Turing’s first contribution to the computing world came in 1936, when he published a revolutionary paper showing that certain computing problems cannot be solved by one general algorithm. A key feature of this paper was his description of a ‘universal computer’, a machine capable of executing programs based on reading and manipulating a set of symbols on a strip of tape. The symbol on the tape currently being read would determine whether the machine would move up or down the strip, how far, and what it would change the symbol to, and Turing proved that one of these machines could replicate the behaviour of any computer algorithm- and since computers are just devices running algorithms, they can replicate any modern computer too. Thus, if a Turing machine (as they are now known) could theoretically solve a problem, then so could a general algorithm, and vice versa if it couldn’t. Not only that, but since modern computers cannot multi-task on the. These machines not only lay the foundations for computability and computation theory, on which nearly all of modern computing is built, but were also revolutionary as they were the first theorised to use the same medium for both data storage and programs, as nearly all modern computers do. This concept is known as a von Neumann architecture, after the man who first pointed out and explained this idea in response to Turing’s work.

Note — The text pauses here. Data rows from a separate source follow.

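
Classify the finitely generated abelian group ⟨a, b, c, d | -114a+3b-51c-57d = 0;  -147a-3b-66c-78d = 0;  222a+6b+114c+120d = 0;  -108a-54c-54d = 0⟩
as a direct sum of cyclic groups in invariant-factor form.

rank_ℚ(R)=4; free=4−4=0
SNF(R) diag = [3, 9, 18, 54] → torsion [3, 9, 18, 54]

Answer: M ≅ ℤ/3 ⊕ ℤ/9 ⊕ ℤ/18 ⊕ ℤ/54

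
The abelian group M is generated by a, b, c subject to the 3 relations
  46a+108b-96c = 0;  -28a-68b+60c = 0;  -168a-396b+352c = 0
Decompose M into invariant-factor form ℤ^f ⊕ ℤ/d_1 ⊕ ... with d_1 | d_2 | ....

Answer: M ≅ ℤ/2 ⊕ ℤ/4 ⊕ ℤ/4

Derivation:
rank_ℚ(R)=3; free=3−3=0
SNF(R) diag = [2, 4, 4] → torsion [2, 4, 4]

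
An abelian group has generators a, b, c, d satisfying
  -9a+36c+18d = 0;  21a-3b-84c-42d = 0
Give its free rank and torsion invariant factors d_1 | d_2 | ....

rank_ℚ(R)=2; free=4−2=2
SNF(R) diag = [3, 9] → torsion [3, 9]

Answer: M ≅ ℤ^2 ⊕ ℤ/3 ⊕ ℤ/9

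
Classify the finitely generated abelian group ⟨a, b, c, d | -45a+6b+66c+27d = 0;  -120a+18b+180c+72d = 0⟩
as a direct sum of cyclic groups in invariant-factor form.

Answer: M ≅ ℤ^2 ⊕ ℤ/3 ⊕ ℤ/6

Derivation:
rank_ℚ(R)=2; free=4−2=2
SNF(R) diag = [3, 6] → torsion [3, 6]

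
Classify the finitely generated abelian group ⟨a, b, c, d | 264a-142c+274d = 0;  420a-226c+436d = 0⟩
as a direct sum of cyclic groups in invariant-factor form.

rank_ℚ(R)=2; free=4−2=2
SNF(R) diag = [2, 6] → torsion [2, 6]

Answer: M ≅ ℤ^2 ⊕ ℤ/2 ⊕ ℤ/6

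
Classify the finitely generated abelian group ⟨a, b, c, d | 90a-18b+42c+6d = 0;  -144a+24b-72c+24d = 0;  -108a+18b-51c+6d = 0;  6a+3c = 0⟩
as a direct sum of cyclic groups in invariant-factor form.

rank_ℚ(R)=4; free=4−4=0
SNF(R) diag = [3, 6, 12, 24] → torsion [3, 6, 12, 24]

Answer: M ≅ ℤ/3 ⊕ ℤ/6 ⊕ ℤ/12 ⊕ ℤ/24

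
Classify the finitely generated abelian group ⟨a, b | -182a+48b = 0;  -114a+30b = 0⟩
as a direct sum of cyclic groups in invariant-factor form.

rank_ℚ(R)=2; free=2−2=0
SNF(R) diag = [2, 6] → torsion [2, 6]

Answer: M ≅ ℤ/2 ⊕ ℤ/6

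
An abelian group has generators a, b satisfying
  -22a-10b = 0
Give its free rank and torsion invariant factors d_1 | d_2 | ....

Answer: M ≅ ℤ^1 ⊕ ℤ/2

Derivation:
rank_ℚ(R)=1; free=2−1=1
SNF(R) diag = [2] → torsion [2]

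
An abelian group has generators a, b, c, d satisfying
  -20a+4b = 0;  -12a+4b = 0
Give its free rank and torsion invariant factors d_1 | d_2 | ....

Answer: M ≅ ℤ^2 ⊕ ℤ/4 ⊕ ℤ/8

Derivation:
rank_ℚ(R)=2; free=4−2=2
SNF(R) diag = [4, 8] → torsion [4, 8]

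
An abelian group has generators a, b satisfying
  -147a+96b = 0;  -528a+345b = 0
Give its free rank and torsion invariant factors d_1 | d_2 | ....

Answer: M ≅ ℤ/3 ⊕ ℤ/9

Derivation:
rank_ℚ(R)=2; free=2−2=0
SNF(R) diag = [3, 9] → torsion [3, 9]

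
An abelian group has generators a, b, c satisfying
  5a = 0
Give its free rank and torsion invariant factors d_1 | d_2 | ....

Answer: M ≅ ℤ^2 ⊕ ℤ/5

Derivation:
rank_ℚ(R)=1; free=3−1=2
SNF(R) diag = [5] → torsion [5]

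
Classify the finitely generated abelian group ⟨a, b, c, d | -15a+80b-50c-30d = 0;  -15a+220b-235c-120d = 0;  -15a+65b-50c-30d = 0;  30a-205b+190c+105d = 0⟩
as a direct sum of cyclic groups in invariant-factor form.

rank_ℚ(R)=4; free=4−4=0
SNF(R) diag = [5, 15, 15, 45] → torsion [5, 15, 15, 45]

Answer: M ≅ ℤ/5 ⊕ ℤ/15 ⊕ ℤ/15 ⊕ ℤ/45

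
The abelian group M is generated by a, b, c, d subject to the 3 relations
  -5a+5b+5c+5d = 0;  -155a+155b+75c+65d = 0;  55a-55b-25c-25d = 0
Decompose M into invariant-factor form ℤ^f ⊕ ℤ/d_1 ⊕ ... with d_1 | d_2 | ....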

Turing machines contributed one further, vital concept to modern computing- that of Turing-completeness. A Turing-complete system was defined as a single Turing machine (known as a Universal Turing machine) capable of replicating the behaviour of any other theoretically possible Turing machine, and thus any possible algorithm or computable sequence. Charles Babbage’s analytical engine would have fallen into that class had it ever been built, in part because it was capable of the ‘if X then do Y’ logical reasoning that characterises a computer rather than a calculator. Ensuring the Turing-completeness of a system is a key part of designing a computer system or programming language to ensure its versatility and that it is capable of performing all the tasks that could be required of it.

Turing’s work had laid the foundations for nearly all the theoretical science of modern computing- now all the world needed was machines capable of performing the practical side of things. However, in 1942 there was a war on, and Turing was being employed by the government’s code breaking unit at Bletchley Park, Buckinghamshire. They had already cracked the German’s Enigma code, but that had been a comparatively simple task since they knew the structure and internal layout of the Enigma machine. However, they were then faced by a new and more daunting prospect: the Lorenz cipher, encoded by an even more complex machine for which they had no blueprints. Turing’s genius, however, apparently knew no bounds, and his team eventually worked out its logical functioning. From this a method for deciphering it was formulated, but it required an iterative process that took hours of mind-numbing calculation to get a result out. A faster method of processing these messages was needed, and to this end an engineer named Tommy Flowers designed and built Colossus.

Colossus was a landmark of the computing world- the first electronic, digital, and partially programmable computer ever to exist. It’s mathematical operation was not highly sophisticated- it used vacuum tubes containing light emission and sensitive detection systems, all of which were state-of-the-art electronics at the time, to read the pattern of holes on a paper tape containing the encoded messages, and then compared these to another pattern of holes generated internally from a simulation of the Lorenz machine in different configurations. If there were enough similarities (the machine could obviously not get a precise matching since it didn’t know the original message content) it flagged up that setup as a potential one for the message’s encryption, which could then be tested, saving many hundreds of man-hours. But despite its inherent simplicity, its legacy is simply one of proving a point to the world- that electronic, programmable computers were both possible and viable bits of hardware, and paved the way for modern-day computing to develop.